DAYTON — Dismissing allegations against him as “character assassination,” Republican presidential hopeful Herman Cain gave little sign during campaign stops in Dayton and West Chester Twp. on Wednesday that he intends to quit the race.

In remarks made while greeting supporters after his Butler County speech, Cain said he is “reassessing” his campaign, prompting chants of “stay in the race” from the crowd.

“We are reassessing as we speak. Reassessment means re-evaluation,” said Cain, a former business executive and radio host.

Cable news outlets reported Wednesday that Cain said he would make a decision in the next several days.

Cain faces accusations from Atlanta businesswoman Ginger White that she had a 13-year affair with him while he was married. Four other women have accused Cain of sexual harassment. Cain denies any wrongdoing.

“They want you to believe that with enough character assassination on me that I will drop out,” Cain told a packed room of about 400 at the Dayton Marriott.

The crowd responded with shouts of “no.”

Cain responded by saying that President Barack Obama might raise $1 billion in an effort to be re-elected, “but the American people are going to raise some Cain in 2012.”

He made no direct mention of allegations lodged against him. Instead, Cain spoke of his 9-9-9 tax plan, professed his belief in God, called for energy independence and said he would reinvigorate the economy and make the military stronger. Cain denounced Obama’s leadership of the country and foreign policy.

Cain told the Dayton audience that they need to “stay informed and know the facts because stupid people are ruining America.”

“We have to just outvote them,” Cain said.

Bridgett Miller, 36, of Springboro, said Cain’s Dayton speech was “inspiring” and she liked his focus on fixing the country’s economic problems. “I was very impressed with him,” said Bob Borgerdine, 62, of Dayton. “I believe he’s the kind of fresh air we need in politics right now.”

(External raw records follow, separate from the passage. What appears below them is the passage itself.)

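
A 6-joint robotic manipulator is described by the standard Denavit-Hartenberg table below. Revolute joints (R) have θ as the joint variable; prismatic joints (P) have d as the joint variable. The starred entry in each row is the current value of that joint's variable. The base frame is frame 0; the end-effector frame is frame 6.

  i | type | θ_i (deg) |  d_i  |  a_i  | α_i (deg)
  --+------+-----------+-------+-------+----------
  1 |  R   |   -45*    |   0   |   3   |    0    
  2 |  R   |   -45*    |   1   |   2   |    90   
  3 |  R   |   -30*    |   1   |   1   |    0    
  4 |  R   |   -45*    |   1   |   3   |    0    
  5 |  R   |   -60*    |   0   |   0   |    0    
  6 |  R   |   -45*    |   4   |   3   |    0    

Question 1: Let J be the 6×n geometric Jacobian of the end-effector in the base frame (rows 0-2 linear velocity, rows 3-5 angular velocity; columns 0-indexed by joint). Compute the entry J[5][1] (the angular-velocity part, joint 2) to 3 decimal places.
1.000

axis z_1 = (0.0000,0.0000,1.0000); lever o_n−o_1 = (-6.0000,-0.6425,-2.3978)
cross product → J_v[:, 1] = (0.6425,-6.0000,0.0000)
J_ω[:, 1] = z_1
entry J[5][1] = 1.0000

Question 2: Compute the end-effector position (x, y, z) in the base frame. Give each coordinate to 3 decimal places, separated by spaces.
-3.879 -2.764 -2.398

after link 1: o_1 = (2.1213, -2.1213, 0.0000)
after link 2: o_2 = (2.1213, -4.1213, 1.0000)
after link 3: o_3 = (1.1213, -4.9873, 0.5000)
after link 4: o_4 = (0.1213, -5.7638, -2.3978)
after link 5: o_5 = (0.1213, -5.7638, -2.3978)
after link 6: o_6 = (-3.8787, -2.7638, -2.3978)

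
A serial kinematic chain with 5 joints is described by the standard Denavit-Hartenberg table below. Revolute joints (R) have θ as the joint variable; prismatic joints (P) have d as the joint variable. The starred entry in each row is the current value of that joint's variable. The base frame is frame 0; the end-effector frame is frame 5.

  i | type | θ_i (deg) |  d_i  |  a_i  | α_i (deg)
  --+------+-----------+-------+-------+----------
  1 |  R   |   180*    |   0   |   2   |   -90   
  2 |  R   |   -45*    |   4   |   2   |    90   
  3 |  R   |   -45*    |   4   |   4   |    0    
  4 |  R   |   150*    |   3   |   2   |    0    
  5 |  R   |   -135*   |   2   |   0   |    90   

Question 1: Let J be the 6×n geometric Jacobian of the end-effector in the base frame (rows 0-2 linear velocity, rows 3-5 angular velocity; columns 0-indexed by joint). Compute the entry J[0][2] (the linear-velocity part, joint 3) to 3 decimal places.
axis z_2 = (0.7071,-0.0000,0.7071); lever o_n−o_2 = (4.7300,0.8966,7.9979)
cross product → J_v[:, 2] = (-0.6340,-2.3108,0.6340)
J_ω[:, 2] = z_2
entry J[0][2] = -0.6340

-0.634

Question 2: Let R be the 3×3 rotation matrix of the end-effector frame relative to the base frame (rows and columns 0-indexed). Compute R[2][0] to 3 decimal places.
End-effector x-axis (col 0 of R) = (-0.6124,0.5000,0.6124)
R[2][0] = 0.6124

0.612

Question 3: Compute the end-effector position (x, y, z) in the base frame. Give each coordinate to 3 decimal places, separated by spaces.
1.316 -3.103 9.412

after link 1: o_1 = (-2.0000, 0.0000, 0.0000)
after link 2: o_2 = (-3.4142, -4.0000, 1.4142)
after link 3: o_3 = (-2.5858, -1.1716, 6.2426)
after link 4: o_4 = (-0.0984, -3.1034, 7.9979)
after link 5: o_5 = (1.3158, -3.1034, 9.4121)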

In a phone interview after Cain’s appearance Montgomery County Democratic Party Chairman Mark Owens said, “Cain’s 9-9-9 plan would be the largest tax increase on middle-class taxes in history.”

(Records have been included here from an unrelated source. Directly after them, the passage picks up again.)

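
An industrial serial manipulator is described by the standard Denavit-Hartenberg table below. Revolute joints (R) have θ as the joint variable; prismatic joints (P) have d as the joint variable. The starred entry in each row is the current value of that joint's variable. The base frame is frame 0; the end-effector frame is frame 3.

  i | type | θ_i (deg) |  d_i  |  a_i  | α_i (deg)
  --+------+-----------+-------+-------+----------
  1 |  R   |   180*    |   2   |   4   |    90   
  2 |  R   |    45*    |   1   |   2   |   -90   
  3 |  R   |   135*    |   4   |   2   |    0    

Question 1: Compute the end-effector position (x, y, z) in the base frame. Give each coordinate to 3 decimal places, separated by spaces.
after link 1: o_1 = (-4.0000, 0.0000, 2.0000)
after link 2: o_2 = (-5.4142, 1.0000, 3.4142)
after link 3: o_3 = (-1.5858, -0.4142, 5.2426)

-1.586 -0.414 5.243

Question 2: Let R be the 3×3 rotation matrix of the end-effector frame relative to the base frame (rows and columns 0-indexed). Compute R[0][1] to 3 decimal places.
End-effector y-axis (col 1 of R) = (0.5000,0.7071,-0.5000)
R[0][1] = 0.5000

0.500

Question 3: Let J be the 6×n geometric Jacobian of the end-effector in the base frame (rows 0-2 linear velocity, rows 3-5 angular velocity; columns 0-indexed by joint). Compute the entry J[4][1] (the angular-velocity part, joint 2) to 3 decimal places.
axis z_1 = (0.0000,1.0000,0.0000); lever o_n−o_1 = (2.4142,-0.4142,3.2426)
cross product → J_v[:, 1] = (3.2426,-0.0000,-2.4142)
J_ω[:, 1] = z_1
entry J[4][1] = 1.0000

1.000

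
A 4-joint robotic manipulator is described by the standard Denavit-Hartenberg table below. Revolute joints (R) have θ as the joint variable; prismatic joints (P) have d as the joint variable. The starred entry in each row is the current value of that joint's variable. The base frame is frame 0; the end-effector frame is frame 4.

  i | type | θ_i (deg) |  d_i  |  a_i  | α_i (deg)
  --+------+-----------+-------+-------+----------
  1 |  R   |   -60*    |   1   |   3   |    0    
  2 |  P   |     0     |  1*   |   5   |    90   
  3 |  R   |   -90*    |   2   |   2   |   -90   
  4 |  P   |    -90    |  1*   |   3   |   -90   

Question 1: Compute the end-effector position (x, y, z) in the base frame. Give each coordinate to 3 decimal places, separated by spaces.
0.170 -10.294 0.000

after link 1: o_1 = (1.5000, -2.5981, 1.0000)
after link 2: o_2 = (4.0000, -6.9282, 2.0000)
after link 3: o_3 = (2.2679, -7.9282, 0.0000)
after link 4: o_4 = (0.1699, -10.2942, 0.0000)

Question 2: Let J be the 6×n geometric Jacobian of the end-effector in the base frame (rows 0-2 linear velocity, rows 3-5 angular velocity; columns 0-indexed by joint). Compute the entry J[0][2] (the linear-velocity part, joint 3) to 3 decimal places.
1.000

axis z_2 = (-0.8660,-0.5000,0.0000); lever o_n−o_2 = (-3.8301,-3.3660,-2.0000)
cross product → J_v[:, 2] = (1.0000,-1.7321,1.0000)
J_ω[:, 2] = z_2
entry J[0][2] = 1.0000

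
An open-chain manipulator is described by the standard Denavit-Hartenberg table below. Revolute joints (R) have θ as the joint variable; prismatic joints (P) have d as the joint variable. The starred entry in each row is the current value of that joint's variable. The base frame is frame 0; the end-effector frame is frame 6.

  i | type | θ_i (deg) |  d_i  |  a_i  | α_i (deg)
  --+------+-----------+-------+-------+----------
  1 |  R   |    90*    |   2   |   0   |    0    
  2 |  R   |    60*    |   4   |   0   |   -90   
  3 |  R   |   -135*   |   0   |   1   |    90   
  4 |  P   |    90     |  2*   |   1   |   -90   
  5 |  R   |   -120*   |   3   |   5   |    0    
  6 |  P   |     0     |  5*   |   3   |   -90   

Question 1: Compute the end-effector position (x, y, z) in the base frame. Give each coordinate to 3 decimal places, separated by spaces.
2.681 1.916 -5.263

after link 1: o_1 = (0.0000, 0.0000, 2.0000)
after link 2: o_2 = (0.0000, 0.0000, 6.0000)
after link 3: o_3 = (0.6124, -0.3536, 6.7071)
after link 4: o_4 = (1.3371, -1.9267, 5.2929)
after link 5: o_5 = (3.4017, -0.2319, 0.1097)
after link 6: o_6 = (2.6808, 1.9164, -5.2629)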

Owens said Obama’s foreign policy successes include pulling most troops out of Iraq, the death of Osama bin Laden and the Libyan dictator Moammar Gaddhafi’s rule. “Our foreign policy has made our country stronger,” Owens said.

At Cain’s Ohio stops, which included Columbus, the campaign collected signatures on petitions to get his name on the state’s primary ballot. The primary is currently scheduled for June 14. In Dayton, the Rev. Wilburt Shanklin opened with a prayer and Cain was introduced by Rob Scott, president and co-founder of the Dayton Tea Party, which brought Cain to Courthouse Square last year.

Those interviewed in Dayton said they didn’t believe the allegations made against Cain by the women.

“They’re looking for their five minutes (of fame),” said Katie Dattalo, 28, of Beavercreek. Dattalo said America “is going downhill” and Cain can reverse it.

“The 9-9-9 plan is workable and transparent. He’s honest, he’s down-to-earth, and I think he really sees the problems where they need to be fixed,” she said.

Dattalo also liked Cain’s multiple mentions of former President Ronald Reagan. In contending that America had declined Cain referenced Reagan’s quote about America being a “shining city on a hill.”

“But that shining city on the hill has slid down to the side of the hilltop,” said Cain. “I, along with you, will lead that shining city on a hill back to the top of the hill where it belongs.”

He said his national security proposals are an “extension of the Reagan policy. Peace through strength and clarity.”

“We need to clarify who our friends are, clarify who our enemies are and stop giving money to our enemies,” said Cain. “And make it clear we are going to stand with our friends, starting with Israel.”

Cain also emphasized his 9-9-9 plan, which would scrap the current tax code and replace it with a 9 percent flat income tax, a 9 percent business tax, and a 9 percent sales tax. The crowd cheered wildly every time he made mention of dismantling the tax code.